Quelque temps après la guerre de Paris[1], l’on ne voyoit que troupes de tous côtés qui alloient à leurs quartiers. Un jour que nous revenions de la promenade, mon mari et moi, nous vîmes accourir beaucoup d’habitants chez nous qui paroissoient tout allarmés. Je leur demandai : « Qu’avez-vous ? » Ils s’adressèrent à mon mari pour lui dire : « Monsieur, il y a des gens de guerre qui veulent forcer une des portes de notre bourg. » Mon mari leur dit : « Courez vite pour savoir quelles gens ce sont, et me le revenez dire. » Il monta à sa chambre en attendant la réponse ; et au même instant j’entends crier : Tue ! tue ! tue ! Je sors dans la rue, et vois beaucoup de cavaliers, le pistolet à la main, et nos habitants qui couroient, comme la foudre, se cacher dans leurs maisons.

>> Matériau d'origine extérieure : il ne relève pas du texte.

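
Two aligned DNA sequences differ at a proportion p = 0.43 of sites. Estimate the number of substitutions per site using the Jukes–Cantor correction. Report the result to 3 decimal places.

0.639

d = −(3/4) ln(1 − 4p/3) = −0.75 ln(1 − 0.573333) = −0.75 ln(0.426667)
  = −0.75 × (-0.851751) = 0.638813 substitutions/site.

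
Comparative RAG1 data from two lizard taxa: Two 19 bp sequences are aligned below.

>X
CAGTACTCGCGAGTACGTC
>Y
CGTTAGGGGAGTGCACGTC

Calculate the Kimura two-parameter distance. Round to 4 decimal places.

0.6232

Of 19 sites, 2 differences are transitions and 6 are transversions, so P = 2/19 ≈ 0.105263 and Q = 6/19 ≈ 0.315789.
Under the Kimura two-parameter model, d = −½ ln(1 − 2P − Q) − ¼ ln(1 − 2Q).
1 − 2P − Q = 0.473685, giving −½ ln(0.473685) = 0.373606.
1 − 2Q = 0.368422, giving −¼ ln(0.368422) = 0.249632.
d = 0.373606 + 0.249632 = 0.623238.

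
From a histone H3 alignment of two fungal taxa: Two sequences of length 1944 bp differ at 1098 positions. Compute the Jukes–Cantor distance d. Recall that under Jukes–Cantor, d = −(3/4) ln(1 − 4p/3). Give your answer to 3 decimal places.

p = 1098/1944 ≈ 0.564815.
d = −(3/4) ln(1 − 4p/3) = −0.75 ln(1 − 0.753087) = −0.75 ln(0.246913)
  = −0.75 × (-1.398719) = 1.049039 substitutions/site.

1.049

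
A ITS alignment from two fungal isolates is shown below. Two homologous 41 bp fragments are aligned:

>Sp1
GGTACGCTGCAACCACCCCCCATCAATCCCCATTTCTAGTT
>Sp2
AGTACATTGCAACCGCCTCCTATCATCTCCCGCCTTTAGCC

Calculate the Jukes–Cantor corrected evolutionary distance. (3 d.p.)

The sequences differ at 15 of 41 sites, so p = 15/41 ≈ 0.365854.
d = −(3/4) ln(1 − 4p/3) = −0.75 ln(1 − 0.487805) = −0.75 ln(0.512195)
  = −0.75 × (-0.669050) = 0.501788 substitutions/site.

0.502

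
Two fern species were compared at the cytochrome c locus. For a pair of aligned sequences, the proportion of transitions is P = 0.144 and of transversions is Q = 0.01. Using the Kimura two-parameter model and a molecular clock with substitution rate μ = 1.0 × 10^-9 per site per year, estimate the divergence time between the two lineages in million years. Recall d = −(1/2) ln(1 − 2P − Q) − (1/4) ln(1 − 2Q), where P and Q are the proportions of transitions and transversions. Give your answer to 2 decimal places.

Under the Kimura two-parameter model, d = −½ ln(1 − 2P − Q) − ¼ ln(1 − 2Q).
1 − 2P − Q = 0.702, giving −½ ln(0.702) = 0.176911.
1 − 2Q = 0.98, giving −¼ ln(0.98) = 0.005051.
d = 0.176911 + 0.005051 = 0.181962.
Under a molecular clock d = 2μt, so t = d/(2μ) = 0.181962 / (2 × 1.0 × 10^-9) = 90.98 million years.

90.98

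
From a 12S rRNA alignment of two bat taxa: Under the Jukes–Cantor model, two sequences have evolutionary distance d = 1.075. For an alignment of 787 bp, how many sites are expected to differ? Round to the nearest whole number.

449

Invert JC69: p = (3/4)(1 − e^(−4d/3)) = 0.75 × (1 − e^(-1.433333)) = 0.75 × (1 − 0.238513) = 0.571115.
Expected differing sites = pL ≈ 0.571115 × 787 = 449.467505 ≈ 449.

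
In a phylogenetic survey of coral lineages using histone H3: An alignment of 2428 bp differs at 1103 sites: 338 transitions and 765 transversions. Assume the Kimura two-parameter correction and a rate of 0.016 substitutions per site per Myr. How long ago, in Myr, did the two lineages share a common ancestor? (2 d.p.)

P = 338/2428 ≈ 0.139209 and Q = 765/2428 ≈ 0.315074.
Under the Kimura two-parameter model, d = −½ ln(1 − 2P − Q) − ¼ ln(1 − 2Q).
1 − 2P − Q = 0.406508, giving −½ ln(0.406508) = 0.450076.
1 − 2Q = 0.369852, giving −¼ ln(0.369852) = 0.248663.
d = 0.450076 + 0.248663 = 0.698739.
Under a molecular clock d = 2μt, so t = d/(2μ) = 0.698739 / (2 × 0.016) = 21.84 Myr.

21.84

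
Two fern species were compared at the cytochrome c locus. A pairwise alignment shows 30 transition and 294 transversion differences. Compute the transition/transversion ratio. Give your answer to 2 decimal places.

R = 30/294 = 0.102040… ≈ 0.10 (to 2 d.p.).

0.10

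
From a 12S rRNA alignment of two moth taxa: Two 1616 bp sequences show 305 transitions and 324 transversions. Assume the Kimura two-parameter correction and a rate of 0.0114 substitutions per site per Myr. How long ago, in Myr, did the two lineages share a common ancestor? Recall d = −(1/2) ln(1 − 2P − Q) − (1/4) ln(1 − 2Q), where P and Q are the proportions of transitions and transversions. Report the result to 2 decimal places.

P = 305/1616 ≈ 0.188738 and Q = 324/1616 ≈ 0.200495.
Under the Kimura two-parameter model, d = −½ ln(1 − 2P − Q) − ¼ ln(1 − 2Q).
1 − 2P − Q = 0.422029, giving −½ ln(0.422029) = 0.431341.
1 − 2Q = 0.59901, giving −¼ ln(0.59901) = 0.128119.
d = 0.431341 + 0.128119 = 0.559460.
Under a molecular clock d = 2μt, so t = d/(2μ) = 0.559460 / (2 × 0.0114) = 24.54 Myr.

24.54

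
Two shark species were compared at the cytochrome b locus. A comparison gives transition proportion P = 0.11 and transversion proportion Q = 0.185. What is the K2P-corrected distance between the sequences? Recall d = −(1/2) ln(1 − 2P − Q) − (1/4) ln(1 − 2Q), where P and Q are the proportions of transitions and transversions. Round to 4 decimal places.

0.3751

Under the Kimura two-parameter model, d = −½ ln(1 − 2P − Q) − ¼ ln(1 − 2Q).
1 − 2P − Q = 0.595, giving −½ ln(0.595) = 0.259597.
1 − 2Q = 0.63, giving −¼ ln(0.63) = 0.115509.
d = 0.259597 + 0.115509 = 0.375106.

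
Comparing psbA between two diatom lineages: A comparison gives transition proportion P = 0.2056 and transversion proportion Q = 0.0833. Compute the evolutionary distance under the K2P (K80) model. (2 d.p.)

Under the Kimura two-parameter model, d = −½ ln(1 − 2P − Q) − ¼ ln(1 − 2Q).
1 − 2P − Q = 0.5055, giving −½ ln(0.5055) = 0.341104.
1 − 2Q = 0.8334, giving −¼ ln(0.8334) = 0.045560.
d = 0.341104 + 0.045560 = 0.386664.

0.39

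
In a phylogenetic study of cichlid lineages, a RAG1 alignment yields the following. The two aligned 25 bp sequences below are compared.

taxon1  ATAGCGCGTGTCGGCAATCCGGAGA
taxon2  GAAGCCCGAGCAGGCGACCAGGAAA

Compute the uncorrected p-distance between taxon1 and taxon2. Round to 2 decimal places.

The sequences differ at 10 of 25 positions (sites 1, 2, 6, 9, 11, 12, 16, 18, 20, 24).
p = 10/25 = 0.40.

0.40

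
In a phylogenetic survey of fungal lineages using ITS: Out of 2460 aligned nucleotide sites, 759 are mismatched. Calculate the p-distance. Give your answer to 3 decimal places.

p = 759/2460 = 0.308536… ≈ 0.309 (to 3 d.p.).

0.309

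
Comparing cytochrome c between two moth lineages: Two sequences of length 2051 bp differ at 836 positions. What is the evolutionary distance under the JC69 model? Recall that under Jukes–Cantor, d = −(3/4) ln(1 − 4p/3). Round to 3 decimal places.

p = 836/2051 ≈ 0.407606.
d = −(3/4) ln(1 − 4p/3) = −0.75 ln(1 − 0.543475) = −0.75 ln(0.456525)
  = −0.75 × (-0.784112) = 0.588084 substitutions/site.

0.588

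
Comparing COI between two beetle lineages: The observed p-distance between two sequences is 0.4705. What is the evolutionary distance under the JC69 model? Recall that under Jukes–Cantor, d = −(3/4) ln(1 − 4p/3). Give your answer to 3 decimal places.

0.740

d = −(3/4) ln(1 − 4p/3) = −0.75 ln(1 − 0.627333) = −0.75 ln(0.372667)
  = −0.75 × (-0.987070) = 0.740303 substitutions/site.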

C’étoient les gardes de M. le Prince qui s’en alloient en Bourgogne à leur quartier, et qui vouloient se venger de l’affront qu’ils avoient reçu dans notre lieu. Comme ils étoient tous fort échauffés, j’en enten-

  1. Quelque temps après la guerre de Paris, mais pendant la prison des princes. Les gardes du prince de Condé furent, en effet, envoyés dans leurs quartiers en Bourgogne après l’arrestation de leur maître. On va voir d’ailleurs, par ce que madame de La Guette dira tout à l’heure du comte de Marsin, que les princes étoient encore prisonniers.